How do you decide the best option?
Spin out companies are often the least preferred method for commercialising technology, and there are some good reasons for this.
- Spin outs are expensive to administer.
Public research organisations are rigorously audited, and so are the spin-off companies they hold stakes in. Add on to that the usual costs of accountancy, legal and management costs and forming a spin-off company particularly at an early stage where revenue may be some time away and budgets are tight is often discounted early on.
- Who’s driving the growth of the business?
In New Zealand technologies transferred into spin-off’s are usually managed by the public sector research organisations technology transfer office (TTO). Many TTO’s do not have the mandate, scale time or skill sets to properly manage a spin off.
- Securing Investment for the spin-off company is difficult.
In New Zealand many public sector research spin-off companies are formed quite early in the development if the technology, at a time when the technology may not have proven market potential or an established cash-flow. In today’s investment market, pre-revenue spin-off companies are less attractive than those with a proven market and cash-flow.
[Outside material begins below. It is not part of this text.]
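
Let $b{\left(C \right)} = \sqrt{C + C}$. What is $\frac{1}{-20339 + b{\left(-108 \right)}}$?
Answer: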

Many investors are attracted to investing in a highly skilled proven entrepreneur and successful management team driving growth and having “skin in the game”. Public sector spin off companies often lack an entrepreneur, and the TTO as a management team is often not credited enough as having the skill, ambition and drive to develop company value to a point where a management team can be established.
Cash is king when developing technologies. If the spin-off company is not seen as an attractive investment opportunity early on, or the company cannot build sufficient value and investment potential within the cash runway available to it, it will likely see the spin-off fail or the technology not realise its full commercial value.
So on balance, in today’s market forming a spin-off is a risky option. Whilst having many risks associated with it, it should still be considered as an option to maximise value and returns for the effort, time and cash put into it by our researchers.